Alessandro Scarlatti, Giovanni Bononcini, Nicola Antonio Porpora
Artistes présents:
Ils se sont rencontrés sur le plateau du déjà légendaire Sant’Alessio de Landi en 2007 où ils ont remporté un immense succès . La parution de ce disque est aujourd’hui l’occasion de réunir à nouveau cette dream team baroque : William Christie dirige avec raffinement extrême Philippe Jaroussky et Max Emanuel Cencic dans ce programme de duos du XVIIIe siècle.
Les deux contre-ténors ressuscitent ainsi l’âge d’or des cercles aristocratiques italiens où furent créées nombre de ces pièces aussi virtuoses que sensuelles.
Ce disque signe les retrouvailles de deux immenses artistes : Philippe Jaroussky, tout de grâce, Max Emanuel Cencic, timbre plus ambré. Avec des personnalités et des moyens différents, l’un et l’autre incarnent les deux facettes d’une même médaille : l’art des castrats, dont l’androgynie troublante se coulait avec une égale aisance dans les lamenti et les vocalises les plus virtuoses.
William Christie sait, comme nul autre, l’art des voluptés vocales.
C’est lui le premier qui a eu l’idée de les réunir sur le plateau du Sant’Alessio de Landi. Philippe Jaroussky s’y montrait touchant de juvénilité et de candeur dans le rôle-titre, tandis que Max Emanuel Cencic incarnait sa mère éplorée avec une profondeur émouvante.
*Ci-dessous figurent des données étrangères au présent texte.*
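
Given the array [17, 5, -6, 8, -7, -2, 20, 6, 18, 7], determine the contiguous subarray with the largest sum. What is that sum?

Using Kadane's algorithm on [17, 5, -6, 8, -7, -2, 20, 6, 18, 7]:

Scanning through the array:
Position 1 (value 5): max_ending_here = 22, max_so_far = 22
Position 2 (value -6): max_ending_here = 16, max_so_far = 22
Position 3 (value 8): max_ending_here = 24, max_so_far = 24
Position 4 (value -7): max_ending_here = 17, max_so_far = 24
Position 5 (value -2): max_ending_here = 15, max_so_far = 24
Position 6 (value 20): max_ending_here = 35, max_so_far = 35
Position 7 (value 6): max_ending_here = 41, max_so_far = 41
Position 8 (value 18): max_ending_here = 59, max_so_far = 59
Position 9 (value 7): max_ending_here = 66, max_so_far = 66

Maximum subarray: [17, 5, -6, 8, -7, -2, 20, 6, 18, 7]
Maximum sum: 66

The maximum subarray is [17, 5, -6, 8, -7, -2, 20, 6, 18, 7] with sum 66. This subarray runs from index 0 to index 9.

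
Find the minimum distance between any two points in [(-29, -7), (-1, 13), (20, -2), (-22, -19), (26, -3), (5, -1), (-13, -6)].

Computing all pairwise distances among 7 points:

d((-29, -7), (-1, 13)) = 34.4093
d((-29, -7), (20, -2)) = 49.2544
d((-29, -7), (-22, -19)) = 13.8924
d((-29, -7), (26, -3)) = 55.1453
d((-29, -7), (5, -1)) = 34.5254
d((-29, -7), (-13, -6)) = 16.0312
d((-1, 13), (20, -2)) = 25.807
d((-1, 13), (-22, -19)) = 38.2753
d((-1, 13), (26, -3)) = 31.3847
d((-1, 13), (5, -1)) = 15.2315
d((-1, 13), (-13, -6)) = 22.4722
d((20, -2), (-22, -19)) = 45.31
d((20, -2), (26, -3)) = 6.0828 <-- minimum
d((20, -2), (5, -1)) = 15.0333
d((20, -2), (-13, -6)) = 33.2415
d((-22, -19), (26, -3)) = 50.5964
d((-22, -19), (5, -1)) = 32.45
d((-22, -19), (-13, -6)) = 15.8114
d((26, -3), (5, -1)) = 21.095
d((26, -3), (-13, -6)) = 39.1152
d((5, -1), (-13, -6)) = 18.6815

Closest pair: (20, -2) and (26, -3) with distance 6.0828

The closest pair is (20, -2) and (26, -3) with Euclidean distance 6.0828. For 7 points, brute-force pairwise comparison is shown above. For large n, the divide-and-conquer algorithm (sort by x, recurse on halves, check the dividing strip) achieves O(n log n).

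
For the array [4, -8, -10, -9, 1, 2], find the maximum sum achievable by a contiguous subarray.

Using Kadane's algorithm on [4, -8, -10, -9, 1, 2]:

Scanning through the array:
Position 1 (value -8): max_ending_here = -4, max_so_far = 4
Position 2 (value -10): max_ending_here = -10, max_so_far = 4
Position 3 (value -9): max_ending_here = -9, max_so_far = 4
Position 4 (value 1): max_ending_here = 1, max_so_far = 4
Position 5 (value 2): max_ending_here = 3, max_so_far = 4

Maximum subarray: [4]
Maximum sum: 4

The maximum subarray is [4] with sum 4. This subarray runs from index 0 to index 0.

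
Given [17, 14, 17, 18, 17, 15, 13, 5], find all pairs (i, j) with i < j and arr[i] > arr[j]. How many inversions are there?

Finding inversions in [17, 14, 17, 18, 17, 15, 13, 5]:

(0, 1): arr[0]=17 > arr[1]=14
(0, 5): arr[0]=17 > arr[5]=15
(0, 6): arr[0]=17 > arr[6]=13
(0, 7): arr[0]=17 > arr[7]=5
(1, 6): arr[1]=14 > arr[6]=13
(1, 7): arr[1]=14 > arr[7]=5
(2, 5): arr[2]=17 > arr[5]=15
(2, 6): arr[2]=17 > arr[6]=13
(2, 7): arr[2]=17 > arr[7]=5
(3, 4): arr[3]=18 > arr[4]=17
(3, 5): arr[3]=18 > arr[5]=15
(3, 6): arr[3]=18 > arr[6]=13
(3, 7): arr[3]=18 > arr[7]=5
(4, 5): arr[4]=17 > arr[5]=15
(4, 6): arr[4]=17 > arr[6]=13
(4, 7): arr[4]=17 > arr[7]=5
(5, 6): arr[5]=15 > arr[6]=13
(5, 7): arr[5]=15 > arr[7]=5
(6, 7): arr[6]=13 > arr[7]=5

Total inversions: 19

The array has 19 inversion(s): (0,1), (0,5), (0,6), (0,7), (1,6), (1,7), (2,5), (2,6), (2,7), (3,4), (3,5), (3,6), (3,7), (4,5), (4,6), (4,7), (5,6), (5,7), (6,7). Each pair (i,j) satisfies i < j and arr[i] > arr[j].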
Si les deux divi ont depuis chanté ensemble, partageant notamment l’affiche de L’Incoronazione di Poppea de Monteverdi ou de Faramondo de Haendel, jamais ils n’avaient eu l’occasion de marier leurs timbres dans un programme de duos. C’est désormais chose faite avec la parution de ce disque qui réunit à nouveau la dream team du Sant’Alessio : sous la baguette de William Christie, Philippe Jaroussky et Max Emanuel Cencic redonnent vie à ces duetti que composèrent les grands maîtres des XVIIe et XVIIIe siècles pour les cercles aristocratiques italiens.
Sur des textes très poétiques déclinant les charmes pastoraux d’une Arcadie perdue ou les déplorations plus tragiques d’amants désespérés, des musiciens tels que Scarlatti, Porpora, Bononcini ou Marcello ont composé des pièces intimistes qu’érudits et mondains s’empressaient d’aller découvrir dans les salons. Si nombre de ces pièces sont souvent considérées comme des miniatures particulièrement sophistiquées, elles n’en déploient pas moins une ampleur tout opératique qui exige de leurs interprètes une large palette de couleurs pour en illustrer les divers affetti, mais aussi un art du dire qui leur permette de phraser avec éloquence, ainsi qu’une infaillible virtuosité dans les coloratures. Le Vatican ayant interdit la représentation d’opéras sur les scènes romaines au tournant des XVIIe et XVIIIe siècles, la composition de cantates représentait alors pour les compositeurs le seul palliatif à cette interdiction. La plupart de ces pièces furent d’ailleurs interprétées par les meilleurs chanteurs et instrumentistes de l’époque.
Loin des rivalités acharnées que pouvaient se livrer les castrats au XVIIIe siècle, et dont les éclats volontiers mélodramatiques ont contribué à façonner la légende, Philippe Jaroussky et Max Emanuel Cencic ont abordé ces duetti dans un esprit d’amitié et de connivence artistique. Plutôt que de s’opposer dans des joutes vocales démonstratives, les deux contre-ténors ont privilégié l’écoute réciproque à seule fin de faire triompher ce théâtre des sensualités poétiques. En grand orfèvre des alliages de timbre, William Christie cisèle des lignes mélodiques d’un grand raffinement, offrant à ses chanteurs un écrin instrumental où faire triompher la beauté étrange et fascinante de leurs voix.